Unfortunately unlike in 2001, parents can’t just turn off the family TV. We are almost unavoidably submerged in relentless internet news coverage and social media chatter that seem nearly impossible to tune out.
And there’s an ugliness to it all. Though surely many of the millions of people captivated by the racial strife and violence roiling our country are concerned seekers of knowledge, a large share of consumers of the aftermath have contributed to it becoming something of a spectator event.
It cannot be overstated how important it is for Americans to understand the factors involved in the issue of how minorities interact with law enforcement. These factors are complicated by such events occurring against a backdrop of domestic terrorism.
But once you combine our need for learning and understanding with everyone having both a video studio and TV monitor on their cellphone, it starts to feel as though the information gathering has catapulted us from being a nation obsessed with reality TV to one that is addicted to real-life trauma.
And what’s so tantalizing to those who make money off bad news is that how the trauma is presented to us so keenly reflects many Americans’ day-to-day lives.
Think back to the coverage of the Orlando nightclub shootings. In the profiles of those who’d lost their lives, it was difficult to discern the knowing, carefully posed images and videos of the victims from those of the shooter.
How many vain pictures of Omar Mateen suavely holding his cocked chin in front of his bathroom mirror do you remember seeing?
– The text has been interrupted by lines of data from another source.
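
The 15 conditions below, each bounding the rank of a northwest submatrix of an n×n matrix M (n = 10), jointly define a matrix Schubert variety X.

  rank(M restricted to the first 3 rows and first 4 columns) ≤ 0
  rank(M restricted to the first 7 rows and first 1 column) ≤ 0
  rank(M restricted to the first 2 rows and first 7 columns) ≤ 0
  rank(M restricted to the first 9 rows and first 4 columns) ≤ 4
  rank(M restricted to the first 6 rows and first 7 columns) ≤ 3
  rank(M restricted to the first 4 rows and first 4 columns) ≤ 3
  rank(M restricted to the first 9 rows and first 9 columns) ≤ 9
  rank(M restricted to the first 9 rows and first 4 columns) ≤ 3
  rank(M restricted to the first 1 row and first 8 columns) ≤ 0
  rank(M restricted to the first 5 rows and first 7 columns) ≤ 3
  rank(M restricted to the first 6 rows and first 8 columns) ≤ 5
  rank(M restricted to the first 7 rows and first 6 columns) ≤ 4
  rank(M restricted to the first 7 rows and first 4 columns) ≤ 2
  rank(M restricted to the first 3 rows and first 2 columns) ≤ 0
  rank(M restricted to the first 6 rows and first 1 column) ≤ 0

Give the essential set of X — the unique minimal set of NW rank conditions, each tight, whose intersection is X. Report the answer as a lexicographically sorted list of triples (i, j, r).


Propagating the 15 rank bounds to every northwest block:

  R[1]: 0 | 0 | 0 | 0 | 0 | 0 | 0 | 0 | 1 | 1
  R[2]: 0 | 0 | 0 | 0 | 0 | 0 | 0 | 1 | 2 | 2
  R[3]: 0 | 0 | 0 | 0 | 1 | 1 | 1 | 2 | 3 | 3
  R[4]: 0 | 1 | 1 | 1 | 2 | 2 | 2 | 3 | 4 | 4
  R[5]: 0 | 1 | 2 | 2 | 3 | 3 | 3 | 4 | 5 | 5
  R[6]: 0 | 1 | 2 | 2 | 3 | 3 | 3 | 4 | 5 | 6
  R[7]: 0 | 1 | 2 | 2 | 3 | 4 | 4 | 5 | 6 | 7
  R[8]: 1 | 2 | 3 | 3 | 4 | 5 | 5 | 6 | 7 | 8
  R[9]: 1 | 2 | 3 | 3 | 4 | 5 | 6 | 7 | 8 | 9
  R[10]: 1 | 2 | 3 | 4 | 5 | 6 | 7 | 8 | 9 | 10

giving w = (9, 8, 5, 2, 3, 10, 6, 1, 7, 4) via Δ²R.

D(w) has 28 cells with 7 SE-corners; essential set:

[(1, 8, 0), (2, 7, 0), (3, 4, 0), (6, 7, 3), (7, 1, 0), (7, 4, 2), (9, 4, 3)]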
Were they not eerily similar to the posed, self-admiring selfies that accompanied many of the victims’ stories — and, for that matter, to those our peers and our kids post to Instagram and Facebook?
It’s all part of the carefully curated new news spectacle. In years past, a big, ongoing news story was packaged by media outlets with a custom-designed logo and theme music. Today it’s selfies, social media screen-grabs, catchy hashtags and, increasingly, links to graphic, violent, live-streamed video. All the better to get you to identify with and then “share” breaking news to make it go viral.
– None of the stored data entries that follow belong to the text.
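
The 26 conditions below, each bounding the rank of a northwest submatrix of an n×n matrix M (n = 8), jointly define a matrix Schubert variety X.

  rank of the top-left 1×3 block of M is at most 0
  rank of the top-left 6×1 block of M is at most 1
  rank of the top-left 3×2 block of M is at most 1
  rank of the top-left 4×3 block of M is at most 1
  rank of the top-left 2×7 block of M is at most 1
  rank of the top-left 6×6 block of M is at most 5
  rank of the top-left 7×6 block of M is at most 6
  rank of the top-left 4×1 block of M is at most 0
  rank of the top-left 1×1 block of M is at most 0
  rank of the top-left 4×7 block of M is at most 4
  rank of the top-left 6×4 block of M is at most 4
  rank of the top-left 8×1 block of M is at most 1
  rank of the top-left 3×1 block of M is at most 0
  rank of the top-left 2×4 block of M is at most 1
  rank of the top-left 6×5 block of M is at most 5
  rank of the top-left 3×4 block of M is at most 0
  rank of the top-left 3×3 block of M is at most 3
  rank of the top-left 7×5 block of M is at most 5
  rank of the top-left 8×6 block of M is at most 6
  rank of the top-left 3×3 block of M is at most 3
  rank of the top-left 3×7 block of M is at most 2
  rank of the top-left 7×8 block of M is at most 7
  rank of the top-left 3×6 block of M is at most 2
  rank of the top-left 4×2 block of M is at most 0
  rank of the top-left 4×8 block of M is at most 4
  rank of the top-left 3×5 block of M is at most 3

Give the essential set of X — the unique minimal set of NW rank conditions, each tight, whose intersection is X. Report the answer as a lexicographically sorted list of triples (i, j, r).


Recovering R(i,j) via the rank-extension bound from the 26 conditions:

  0 0 0 0 1 1 1 1
  0 0 0 0 1 1 1 2
  0 0 0 0 1 2 2 3
  0 0 1 1 2 3 3 4
  1 1 2 2 3 4 4 5
  1 2 3 3 4 5 5 6
  1 2 3 4 5 6 6 7
  1 2 3 4 5 6 7 8

giving w = (5, 8, 6, 3, 1, 2, 4, 7) via Δ²R.

Fulton essential set (3 of the 16 Rothe cells):

[(2, 7, 1), (3, 4, 0), (4, 2, 0)]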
The problem isn’t that “everyone is a broadcaster,” as Sree Sreenivasan, former chief digital officer at New York’s Metropolitan Museum of Art and at Columbia University, told CBS News regarding Facebook’s live-streaming capability. It’s that everyone is a gawker.
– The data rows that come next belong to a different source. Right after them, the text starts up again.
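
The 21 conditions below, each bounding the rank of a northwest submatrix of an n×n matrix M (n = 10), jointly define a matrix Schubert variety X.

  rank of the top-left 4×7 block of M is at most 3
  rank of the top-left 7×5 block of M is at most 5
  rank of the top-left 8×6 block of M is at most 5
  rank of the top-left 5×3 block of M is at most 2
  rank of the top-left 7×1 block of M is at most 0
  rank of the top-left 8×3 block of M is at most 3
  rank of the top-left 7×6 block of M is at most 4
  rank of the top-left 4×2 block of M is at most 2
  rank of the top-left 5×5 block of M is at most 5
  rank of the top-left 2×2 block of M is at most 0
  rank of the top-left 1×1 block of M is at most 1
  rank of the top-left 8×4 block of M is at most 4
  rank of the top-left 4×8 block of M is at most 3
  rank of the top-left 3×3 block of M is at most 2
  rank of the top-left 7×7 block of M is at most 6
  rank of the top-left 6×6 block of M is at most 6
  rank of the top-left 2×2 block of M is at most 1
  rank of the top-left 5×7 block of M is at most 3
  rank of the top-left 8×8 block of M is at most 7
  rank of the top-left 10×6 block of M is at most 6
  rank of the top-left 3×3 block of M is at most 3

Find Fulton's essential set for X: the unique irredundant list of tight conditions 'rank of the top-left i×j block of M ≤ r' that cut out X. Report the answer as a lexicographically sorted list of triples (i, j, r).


Propagating the 21 rank bounds to every northwest block:

  0 | 0 | 1 | 1 | 1 | 1 | 1 | 1 | 1 | 1
  0 | 0 | 1 | 2 | 2 | 2 | 2 | 2 | 2 | 2
  0 | 1 | 2 | 3 | 3 | 3 | 3 | 3 | 3 | 3
  0 | 1 | 2 | 3 | 3 | 3 | 3 | 3 | 4 | 4
  0 | 1 | 2 | 3 | 3 | 3 | 3 | 4 | 5 | 5
  0 | 1 | 2 | 3 | 4 | 4 | 4 | 5 | 6 | 6
  0 | 1 | 2 | 3 | 4 | 4 | 5 | 6 | 7 | 7
  1 | 2 | 3 | 4 | 5 | 5 | 6 | 7 | 8 | 8
  1 | 2 | 3 | 4 | 5 | 6 | 7 | 8 | 9 | 9
  1 | 2 | 3 | 4 | 5 | 6 | 7 | 8 | 9 | 10

hence w(1..10) = (3, 4, 2, 9, 8, 5, 7, 1, 6, 10).

5 SE-corners of the 17-cell Rothe diagram give Ess(w):

[(2, 2, 0), (4, 8, 3), (5, 7, 3), (7, 1, 0), (7, 6, 4)]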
And to what end? And at what cost?
Are the millions of people who are immersing themselves in the after-the-attack news coverage — and making themselves part of the drama by reposting the content to their social networks, expressing their exclamations of grief or outrage and then sitting back to see how others respond — really merely sharing important information?
Or is the obsessive social media-driven immersion in tragedies helping to fuel the political divides, the anger and, yes, the narcissism that contribute to yet more violence?
Even if it isn’t, is soaking up all the tragedy, clicking on endless photo galleries and videos of the carnage, and instinctively republishing or, worse, exposing your most vulnerable family and friends to them the best way to cope with these events?
Are emotional, tense, angry, horrified empathizers going to spur real fixes to our national problems over racism and violence?
We must not turn a blind eye to the graphic images and videos of these horrors or the very significant issues these acts of violence uncover. But we should make an effort to consume these items thoughtfully, carefully.
Ask yourself what you are exposing yourself and others to, and why. Are you being helpful to a cause by circulating misery? Are you fostering understanding — or contributing to hatred, anger and bias?
Most importantly, what can you do in real life that goes beyond mindlessly reposting and becoming part of the problem rather than part of the solution?